'Arts of the Islamic World' at Asian Art Museum in San Francisco
SAN FRANCISCO — SEVEN years ago, when the Asian Art Museum was getting ready to move from its old home in Golden Gate Park to its new Civic Center location, curators found an old rug rolled up on a shelf in storage. The huge carpet was one of 7,000 objects the institution's founder, Avery Brundage, had collected, but the only information about the woolen rug that curators could find listed it as "miscellaneous office furniture."
Yet even a cursory look at the carpet showed it to be a work of great beauty: finely knotted, expertly dyed a vivid red, with intense blue floral patterns highlighted in gold. Experts examined the rug and determined that it dated from the early 1600s and was probably produced in a workshop sponsored by the great Mughal emperor Akbar, who ruled what is now Pakistan and India.
"We found this not knowing what we had," says Forrest McGill, the museum's chief curator. "It had been sitting there for 40 years."
Recently the carpet went on display for the first time, part of a small but exquisite show devoted to exploring the multifaceted realm of Muslim art. Called "Arts of the Islamic World From Turkey to Indonesia," the exhibit, which runs through March 1, mines the museum's collection to showcase 60 of its holdings, many of which have never been put on view before.

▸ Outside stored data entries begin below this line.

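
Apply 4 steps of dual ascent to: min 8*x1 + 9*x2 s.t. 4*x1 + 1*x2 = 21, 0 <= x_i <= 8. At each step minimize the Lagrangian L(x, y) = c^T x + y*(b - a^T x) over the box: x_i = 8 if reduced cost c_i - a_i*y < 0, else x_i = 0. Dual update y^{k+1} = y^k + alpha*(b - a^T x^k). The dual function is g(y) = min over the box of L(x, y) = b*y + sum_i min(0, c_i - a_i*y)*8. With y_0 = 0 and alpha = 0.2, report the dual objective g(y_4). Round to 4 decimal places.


Dual ascent for LP: min 8*x1 + 9*x2, 4*x1 + 1*x2 = 21, 0 <= x_i <= 8
Step 1: y^k = 0.0, reduced costs: (8.0, 9.0)
  x^k = (0.0, 0.0), subgradient = b - a^T x = 21.0
  y^{k+1} = 0.0 + 0.2*21.0 = 4.2
Step 2: y^k = 4.2, reduced costs: (-8.8, 4.8)
  x^k = (8.0, 0.0), subgradient = b - a^T x = -11.0
  y^{k+1} = 4.2 + 0.2*-11.0 = 2.0
Step 3: y^k = 2.0, reduced costs: (0.0, 7.0)
  x^k = (0.0, 0.0), subgradient = b - a^T x = 21.0
  y^{k+1} = 2.0 + 0.2*21.0 = 6.2
Step 4: y^k = 6.2, reduced costs: (-16.8, 2.8)
  x^k = (8.0, 0.0), subgradient = b - a^T x = -11.0
  y^{k+1} = 6.2 + 0.2*-11.0 = 4.0
Dual objective at y_4 = 4.0: reduced costs (-8.0, 5.0), box minimizer x = (8.0, 0.0)
g(y_4) = b*y + (c1 - a1*y)*x1 + (c2 - a2*y)*x2 = 21*4.0 + (-8.0)*8.0 + 5.0*0.0 = 84.0 - 64.0 + 0.0 = 20.0


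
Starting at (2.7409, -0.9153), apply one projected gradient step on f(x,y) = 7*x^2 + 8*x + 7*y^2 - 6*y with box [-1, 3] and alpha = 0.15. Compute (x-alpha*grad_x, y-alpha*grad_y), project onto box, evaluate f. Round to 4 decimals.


Step 1: Compute gradient at (2.7409, -0.9153).
grad_x = 2*7*2.7409 + 8 = 46.3726
grad_y = 2*7*-0.9153 - 6 = -18.8142
Step 2: Gradient step.
x_raw = 2.7409 - 0.15*46.3726 = -4.215
y_raw = -0.9153 - 0.15*-18.8142 = 1.9068
Step 3: Project onto [-1, 3].
x_proj = clip(-4.215) = -1.0
y_proj = clip(1.9068) = 1.9068
Step 4: Evaluate f.
f(-1.0, 1.9068) = 13.011


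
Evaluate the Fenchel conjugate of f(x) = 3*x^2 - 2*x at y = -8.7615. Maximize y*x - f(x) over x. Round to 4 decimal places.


f*(y) = sup_x {y*x - a*x^2 - b*x} = sup_x {(y-b)*x - a*x^2}
FOC: (y - b) - 2a*x = 0 => x* = (y - b)/(2a)
x* = (-8.7615 + 2)/(2*3) = -1.1269
f*(-8.7615) = (y-b)^2/(4a) = (-8.7615 + 2)^2/(4*3)
= 45.7179/12 = 3.8098


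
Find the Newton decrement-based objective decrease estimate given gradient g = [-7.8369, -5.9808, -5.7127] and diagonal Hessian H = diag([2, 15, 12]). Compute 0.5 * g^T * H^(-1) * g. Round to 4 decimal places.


Step 1: H is diagonal, so H^(-1) * g = [-3.9185, -0.3987, -0.4761].
Step 2: g^T H^(-1) g = sum_i g_i^2 / H_ii
  = (-7.8369)^2/2 + (-5.9808)^2/15 + (-5.7127)^2/12
  = 30.7085 + 2.3847 + 2.7196 = 35.8127
Step 3: Objective decrease = 0.5 * g^T H^(-1) g = 17.9064


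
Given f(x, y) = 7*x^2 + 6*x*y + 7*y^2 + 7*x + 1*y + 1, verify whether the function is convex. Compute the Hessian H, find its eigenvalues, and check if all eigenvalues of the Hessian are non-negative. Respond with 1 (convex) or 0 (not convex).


The Hessian of f(x,y) = 7*x^2 + 6*x*y + 7*y^2 + 7*x + 1*y + 1 is:
H = [[14, 6], [6, 14]]
Trace = 14 + 14 = 28
Determinant = 14*14 - (6)^2 = 160
Discriminant = (28)^2 - 4*160 = 144.0
Eigenvalues: lambda_1 = 8.0, lambda_2 = 20.0
The function is convex.

1


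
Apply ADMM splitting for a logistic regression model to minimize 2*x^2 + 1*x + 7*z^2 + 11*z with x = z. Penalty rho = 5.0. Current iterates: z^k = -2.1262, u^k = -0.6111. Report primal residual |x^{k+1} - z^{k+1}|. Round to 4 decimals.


ADMM iteration with rho = 5.0, z^k = -2.1262, u^k = -0.6111
Step 1: x-update.
Minimize 2*x^2 + 1*x + (5.0/2)*(x + 2.1262 - 0.6111)^2
FOC: (2*2 + 5.0)*x = -1 + 5.0*(-2.1262 + 0.6111)
x^{k+1} = -0.9528
Step 2: z-update.
Minimize 7*z^2 + 11*z + (5.0/2)*(-0.9528 - z - 0.6111)^2
FOC: (2*7 + 5.0)*z = -11 + 5.0*(-0.9528 - 0.6111)
z^{k+1} = -0.9905
Step 3: u-update.
u^{k+1} = -0.6111 - 0.9528 + 0.9905 = -0.5734
Step 4: Primal residual = |-0.9528 + 0.9905| = 0.0377


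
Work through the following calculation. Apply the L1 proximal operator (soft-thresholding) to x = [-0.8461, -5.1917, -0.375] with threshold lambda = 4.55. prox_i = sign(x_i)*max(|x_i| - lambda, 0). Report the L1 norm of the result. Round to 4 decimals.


Soft-thresholding with lambda = 4.55:
prox(-0.8461) = sign(-0.8461)*max(|-0.8461| - 4.55, 0) = 0.0
prox(-5.1917) = sign(-5.1917)*max(|-5.1917| - 4.55, 0) = -0.6417
prox(-0.375) = sign(-0.375)*max(|-0.375| - 4.55, 0) = 0.0
prox(x) = [0.0, -0.6417, 0.0]
||prox(x)||_1 = 0.0 + 0.6417 + 0.0 = 0.6417


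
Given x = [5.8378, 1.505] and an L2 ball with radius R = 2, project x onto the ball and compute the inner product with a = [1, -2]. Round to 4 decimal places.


Step 1: Compute ||x|| (intermediates to 6 decimals).
||x|| = sqrt(5.8378^2 + 1.505^2) = 6.028676
Step 2: Project.
Since ||x|| > R, scale = R/||x|| = 2/6.028676 = 0.331748, proj(x) = scale * x
proj(x) = [1.936678, 0.499281]
Step 3: Dot product.
a^T * proj(x) = 1*1.936678 - 2*0.499281 = 0.9381


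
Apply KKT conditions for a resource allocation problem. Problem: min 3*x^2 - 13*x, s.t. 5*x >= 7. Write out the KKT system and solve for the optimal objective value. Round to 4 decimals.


Step 1: Try lambda = 0 (constraint inactive).
Stationarity: 2*3*x - 13 = 0
x* = 13/(2*3) = 13/6 = 2.1667 (rounded; the exact value 13/6 is used below)
Check constraint: 5*2.1667 = 10.8335 >= 7 -- satisfied.
Step 2: Compute optimal value.
f(x*) = 3*(13/6)^2 - 13*(13/6) = -14.0833


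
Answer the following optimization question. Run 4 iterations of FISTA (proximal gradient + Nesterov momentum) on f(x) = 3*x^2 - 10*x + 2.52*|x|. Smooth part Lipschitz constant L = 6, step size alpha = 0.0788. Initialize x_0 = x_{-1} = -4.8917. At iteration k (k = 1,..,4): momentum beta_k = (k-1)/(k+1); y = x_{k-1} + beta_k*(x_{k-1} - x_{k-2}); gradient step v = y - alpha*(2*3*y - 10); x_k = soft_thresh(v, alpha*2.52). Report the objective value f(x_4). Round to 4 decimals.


FISTA on f(x) = 3*x^2 - 10*x + 2.52*|x|
L = 6, alpha = 0.0788
Iteration 1: beta = 0.0, y = -4.8917 + 0.0*(-4.8917 + 4.8917) = -4.8917
  grad(y) = -39.3502, v = y - alpha*grad = -1.7909
  prox(v) = soft_thresh(-1.7909, 0.1986) = -1.5923
Iteration 2: beta = 0.3333, y = -1.5923 + 0.3333*(-1.5923 + 4.8917) = -0.4925
  grad(y) = -12.9552, v = y - alpha*grad = 0.5283
  prox(v) = soft_thresh(0.5283, 0.1986) = 0.3298
Iteration 3: beta = 0.5, y = 0.3298 + 0.5*(0.3298 + 1.5923) = 1.2908
  grad(y) = -2.2552, v = y - alpha*grad = 1.4685
  prox(v) = soft_thresh(1.4685, 0.1986) = 1.2699
Iteration 4: beta = 0.6, y = 1.2699 + 0.6*(1.2699 - 0.3298) = 1.834
  grad(y) = 1.0042, v = y - alpha*grad = 1.7549
  prox(v) = soft_thresh(1.7549, 0.1986) = 1.5563
f(x_4) = 3*1.5563^2 - 10*1.5563 + 2.52*|1.5563| = -4.3749


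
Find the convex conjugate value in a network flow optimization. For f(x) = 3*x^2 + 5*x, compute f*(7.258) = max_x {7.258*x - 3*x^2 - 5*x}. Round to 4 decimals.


f*(y) = sup_x {y*x - a*x^2 - b*x} = sup_x {(y-b)*x - a*x^2}
FOC: (y - b) - 2a*x = 0 => x* = (y - b)/(2a)
x* = (7.258 - 5)/(2*3) = 0.3763
f*(7.258) = (y-b)^2/(4a) = (7.258 - 5)^2/(4*3)
= 5.0986/12 = 0.4249


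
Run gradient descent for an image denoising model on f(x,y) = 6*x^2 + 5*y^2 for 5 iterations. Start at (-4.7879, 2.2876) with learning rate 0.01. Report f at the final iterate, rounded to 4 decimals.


Gradient descent on f(x,y) = 6*x^2 + 5*y^2.
Starting point: (-4.7879, 2.2876), alpha = 0.01
Step 1: grad_x = 2*6*-4.7879 = -57.4548, grad_y = 2*5*2.2876 = 22.876
  x_1 = -4.7879 - 0.01*-57.4548 = -4.2134
  y_1 = 2.2876 - 0.01*22.876 = 2.0588
Step 2: grad_x = 2*6*-4.2134 = -50.5602, grad_y = 2*5*2.0588 = 20.5884
  x_2 = -4.2134 - 0.01*-50.5602 = -3.7077
  y_2 = 2.0588 - 0.01*20.5884 = 1.853
Step 3: grad_x = 2*6*-3.7077 = -44.493, grad_y = 2*5*1.853 = 18.5296
  x_3 = -3.7077 - 0.01*-44.493 = -3.2628
  y_3 = 1.853 - 0.01*18.5296 = 1.6677
Step 4: grad_x = 2*6*-3.2628 = -39.1538, grad_y = 2*5*1.6677 = 16.6766
  x_4 = -3.2628 - 0.01*-39.1538 = -2.8713
  y_4 = 1.6677 - 0.01*16.6766 = 1.5009
Step 5: grad_x = 2*6*-2.8713 = -34.4554, grad_y = 2*5*1.5009 = 15.0089
  x_5 = -2.8713 - 0.01*-34.4554 = -2.5267
  y_5 = 1.5009 - 0.01*15.0089 = 1.3508
f(-2.5267, 1.3508) = 6*(-2.5267)^2 + 5*1.3508^2 = 47.4295


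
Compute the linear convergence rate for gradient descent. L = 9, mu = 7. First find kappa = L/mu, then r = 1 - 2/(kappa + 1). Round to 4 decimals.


Step 1: Compute the condition number.
kappa = L/mu = 9/7 = 1.2857
Step 2: Compute the convergence rate.
r = 1 - 2/(kappa + 1) = 1 - 2*mu/(L + mu) = (L - mu)/(L + mu) = 2/16 = 0.125


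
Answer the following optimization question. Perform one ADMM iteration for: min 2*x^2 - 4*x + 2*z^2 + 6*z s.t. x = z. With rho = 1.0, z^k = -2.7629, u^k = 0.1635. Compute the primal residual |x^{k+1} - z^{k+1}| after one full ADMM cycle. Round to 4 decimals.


ADMM iteration with rho = 1.0, z^k = -2.7629, u^k = 0.1635
Step 1: x-update.
Minimize 2*x^2 - 4*x + (1.0/2)*(x + 2.7629 + 0.1635)^2
FOC: (2*2 + 1.0)*x = 4 + 1.0*(-2.7629 - 0.1635)
x^{k+1} = 0.2147
Step 2: z-update.
Minimize 2*z^2 + 6*z + (1.0/2)*(0.2147 - z + 0.1635)^2
FOC: (2*2 + 1.0)*z = -6 + 1.0*(0.2147 + 0.1635)
z^{k+1} = -1.1244
Step 3: u-update.
u^{k+1} = 0.1635 + 0.2147 + 1.1244 = 1.5026
Step 4: Primal residual = |0.2147 + 1.1244| = 1.3391


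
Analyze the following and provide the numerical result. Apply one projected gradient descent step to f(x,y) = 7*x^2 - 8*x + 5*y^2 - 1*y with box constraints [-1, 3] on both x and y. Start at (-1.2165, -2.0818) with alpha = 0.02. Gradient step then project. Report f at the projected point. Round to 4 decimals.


Step 1: Compute gradient at (-1.2165, -2.0818).
grad_x = 2*7*-1.2165 - 8 = -25.031
grad_y = 2*5*-2.0818 - 1 = -21.818
Step 2: Gradient step.
x_raw = -1.2165 - 0.02*-25.031 = -0.7159
y_raw = -2.0818 - 0.02*-21.818 = -1.6454
Step 3: Project onto [-1, 3].
x_proj = clip(-0.7159) = -0.7159
y_proj = clip(-1.6454) = -1.0
Step 4: Evaluate f.
f(-0.7159, -1.0) = 15.3144


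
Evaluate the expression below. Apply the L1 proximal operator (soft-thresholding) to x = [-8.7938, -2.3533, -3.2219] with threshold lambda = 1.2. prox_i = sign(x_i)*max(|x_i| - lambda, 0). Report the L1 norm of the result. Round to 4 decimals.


Soft-thresholding with lambda = 1.2:
prox(-8.7938) = sign(-8.7938)*max(|-8.7938| - 1.2, 0) = -7.5938
prox(-2.3533) = sign(-2.3533)*max(|-2.3533| - 1.2, 0) = -1.1533
prox(-3.2219) = sign(-3.2219)*max(|-3.2219| - 1.2, 0) = -2.0219
prox(x) = [-7.5938, -1.1533, -2.0219]
||prox(x)||_1 = 7.5938 + 1.1533 + 2.0219 = 10.769


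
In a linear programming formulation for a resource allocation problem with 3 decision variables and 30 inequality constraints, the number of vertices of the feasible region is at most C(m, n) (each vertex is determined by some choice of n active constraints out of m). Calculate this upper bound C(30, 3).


Each vertex corresponds to some choice of n active constraints out of m, so the number of vertices is at most C(m, n) = m! / (n!(m-n)!).
m = 30, n = 3
Numerator: 30 * 29 * 28
Denominator: 3! = 6
C(30, 3) = 4060


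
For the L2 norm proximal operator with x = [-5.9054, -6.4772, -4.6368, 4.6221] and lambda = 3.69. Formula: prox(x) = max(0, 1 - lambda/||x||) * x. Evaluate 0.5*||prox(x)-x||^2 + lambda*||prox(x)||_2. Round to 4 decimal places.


Step 1: Compute ||x||.
||x|| = 10.9404
Step 2: Compute scaling factor.
scale = max(0, 1 - 3.69/10.9404) = 0.6627
Step 3: prox(x) = [-3.9136, -4.2926, -3.0729, 3.0631]
||prox(x)|| = 7.2504
Step 4: Proximal objective.
0.5*||prox-x||^2 = 6.8081
lambda*||prox|| = 26.754
Total = 33.5619


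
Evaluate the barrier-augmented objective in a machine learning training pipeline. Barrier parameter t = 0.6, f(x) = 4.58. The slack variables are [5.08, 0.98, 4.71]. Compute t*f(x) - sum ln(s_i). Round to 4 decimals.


Step 1: Compute log-barrier.
ln values: [1.6253, -0.0202, 1.5497]
phi = -(1.6253 - 0.0202 + 1.5497) = -3.1548
Step 2: Compute augmented objective.
t*f(x) = 0.6*4.58 = 2.748
Total = 2.748 - 3.1548 = -0.4068


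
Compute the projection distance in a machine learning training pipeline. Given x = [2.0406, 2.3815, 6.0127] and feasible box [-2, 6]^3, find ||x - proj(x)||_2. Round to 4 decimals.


Project each component onto [-2, 6].
clip(2.0406) = 2.0406, clip(2.3815) = 2.3815, clip(6.0127) = 6.0
Projection = [2.0406, 2.3815, 6.0]
Squared diffs: [0.0, 0.0, 0.0002]
Distance = sqrt(0.0002) = 0.0127


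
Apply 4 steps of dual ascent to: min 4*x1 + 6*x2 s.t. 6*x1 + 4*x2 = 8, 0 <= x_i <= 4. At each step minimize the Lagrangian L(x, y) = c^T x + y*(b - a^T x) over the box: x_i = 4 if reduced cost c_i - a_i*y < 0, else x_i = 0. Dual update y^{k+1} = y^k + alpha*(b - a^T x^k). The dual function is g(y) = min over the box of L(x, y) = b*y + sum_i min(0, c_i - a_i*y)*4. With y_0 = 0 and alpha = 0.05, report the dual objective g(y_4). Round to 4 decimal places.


Dual ascent for LP: min 4*x1 + 6*x2, 6*x1 + 4*x2 = 8, 0 <= x_i <= 4
Step 1: y^k = 0.0, reduced costs: (4.0, 6.0)
  x^k = (0.0, 0.0), subgradient = b - a^T x = 8.0
  y^{k+1} = 0.0 + 0.05*8.0 = 0.4
Step 2: y^k = 0.4, reduced costs: (1.6, 4.4)
  x^k = (0.0, 0.0), subgradient = b - a^T x = 8.0
  y^{k+1} = 0.4 + 0.05*8.0 = 0.8
Step 3: y^k = 0.8, reduced costs: (-0.8, 2.8)
  x^k = (4.0, 0.0), subgradient = b - a^T x = -16.0
  y^{k+1} = 0.8 + 0.05*-16.0 = 0.0
Step 4: y^k = 0.0, reduced costs: (4.0, 6.0)
  x^k = (0.0, 0.0), subgradient = b - a^T x = 8.0
  y^{k+1} = 0.0 + 0.05*8.0 = 0.4
Dual objective at y_4 = 0.4: reduced costs (1.6, 4.4), box minimizer x = (0.0, 0.0)
g(y_4) = b*y + (c1 - a1*y)*x1 + (c2 - a2*y)*x2 = 8*0.4 + 1.6*0.0 + 4.4*0.0 = 3.2 + 0.0 + 0.0 = 3.2


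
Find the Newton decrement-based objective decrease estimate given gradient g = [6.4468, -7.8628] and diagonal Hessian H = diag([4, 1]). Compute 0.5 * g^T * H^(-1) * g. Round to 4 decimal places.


Step 1: H is diagonal, so H^(-1) * g = [1.6117, -7.8628].
Step 2: g^T H^(-1) g = sum_i g_i^2 / H_ii
  = (6.4468)^2/4 + (-7.8628)^2/1
  = 10.3903 + 61.8236 = 72.2139
Step 3: Objective decrease = 0.5 * g^T H^(-1) g = 36.107


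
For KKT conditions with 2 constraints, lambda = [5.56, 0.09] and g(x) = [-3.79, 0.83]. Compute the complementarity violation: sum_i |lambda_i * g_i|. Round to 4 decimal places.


KKT complementary slackness check:
lambda_1 * g_1 = 5.56 * -3.79 = -21.0724
lambda_2 * g_2 = 0.09 * 0.83 = 0.0747
Total violation = 21.0724 + 0.0747 = 21.1471


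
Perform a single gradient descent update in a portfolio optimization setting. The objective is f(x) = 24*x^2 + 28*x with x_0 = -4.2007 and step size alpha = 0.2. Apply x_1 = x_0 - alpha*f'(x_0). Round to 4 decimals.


We compute the gradient at x_0 and apply the update.
f'(x) = 48*x + 28
f'(-4.2007) = 48*-4.2007 + 28 = -173.6336
x_1 = -4.2007 - 0.2*-173.6336 = 30.526


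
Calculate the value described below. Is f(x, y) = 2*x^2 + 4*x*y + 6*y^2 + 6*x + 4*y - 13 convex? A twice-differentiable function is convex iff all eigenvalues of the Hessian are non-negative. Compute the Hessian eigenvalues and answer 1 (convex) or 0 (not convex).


The Hessian of f(x,y) = 2*x^2 + 4*x*y + 6*y^2 + 6*x + 4*y - 13 is:
H = [[4, 4], [4, 12]]
Trace = 4 + 12 = 16
Determinant = 4*12 - (4)^2 = 32
Discriminant = (16)^2 - 4*32 = 128.0
Eigenvalues: lambda_1 = 2.3431, lambda_2 = 13.6569
The function is convex.

1


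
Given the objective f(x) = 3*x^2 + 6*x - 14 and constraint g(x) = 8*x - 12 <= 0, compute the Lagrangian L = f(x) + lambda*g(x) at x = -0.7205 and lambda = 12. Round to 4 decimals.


Step 1: Evaluate f(x).
f(-0.7205) = 3*(-0.7205)^2 + 6*(-0.7205) - 14 = -16.7656
Step 2: Evaluate g(x).
g(-0.7205) = 8*-0.7205 - 12 = -17.764
Step 3: Compute Lagrangian.
L = -16.7656 + 12*-17.764 = -229.9336


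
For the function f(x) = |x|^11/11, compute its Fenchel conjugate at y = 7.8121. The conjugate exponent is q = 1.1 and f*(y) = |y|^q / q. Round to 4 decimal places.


The conjugate exponent q satisfies 1/p + 1/q = 1.
p = 11, so q = 11/(11 - 1) = 1.1
|y|^q = 7.8121^1.1 = 9.595
f*(7.8121) = 9.595 / 1.1 = 8.7227


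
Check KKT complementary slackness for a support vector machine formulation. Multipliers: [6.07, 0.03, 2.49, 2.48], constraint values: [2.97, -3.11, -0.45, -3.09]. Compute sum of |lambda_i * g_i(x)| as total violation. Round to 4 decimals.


KKT complementary slackness check:
lambda_1 * g_1 = 6.07 * 2.97 = 18.0279
lambda_2 * g_2 = 0.03 * -3.11 = -0.0933
lambda_3 * g_3 = 2.49 * -0.45 = -1.1205
lambda_4 * g_4 = 2.48 * -3.09 = -7.6632
Total violation = 18.0279 + 0.0933 + 1.1205 + 7.6632 = 26.9049


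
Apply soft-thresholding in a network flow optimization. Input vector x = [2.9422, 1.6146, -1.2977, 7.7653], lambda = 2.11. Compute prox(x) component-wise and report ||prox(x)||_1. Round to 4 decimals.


Soft-thresholding with lambda = 2.11:
prox(2.9422) = sign(2.9422)*max(|2.9422| - 2.11, 0) = 0.8322
prox(1.6146) = sign(1.6146)*max(|1.6146| - 2.11, 0) = 0.0
prox(-1.2977) = sign(-1.2977)*max(|-1.2977| - 2.11, 0) = 0.0
prox(7.7653) = sign(7.7653)*max(|7.7653| - 2.11, 0) = 5.6553
prox(x) = [0.8322, 0.0, 0.0, 5.6553]
||prox(x)||_1 = 0.8322 + 0.0 + 0.0 + 5.6553 = 6.4875


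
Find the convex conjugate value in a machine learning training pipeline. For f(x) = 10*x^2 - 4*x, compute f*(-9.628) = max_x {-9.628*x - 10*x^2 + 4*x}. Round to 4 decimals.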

The show is also intended as a complement to the much-heralded exhibit "Afghanistan: Hidden Treasures From the National Museum, Kabul," which runs from Oct. 24 to Jan. 25 at the museum, its only West Coast venue. The Afghan show features 228 objects -- all dating from before the advent of Islam -- that had been hidden in the war-torn country for 25 years and were rediscovered only in 2003.
McGill says that a traveling show from a country so closely associated with Islam raised the question about art created in the Muslim world, presenting the institution with a chance to dig into its own collection, which is best known for its extensive holdings of Chinese, Japanese and Indian art.
"Over the decades we have not put a lot of emphasis on the Islamic part of Asia, but it's closely connected to the rest," says McGill. "We want to emphasize the huge diversity of the Islamic world. There are huge, important Muslim communities in places like China."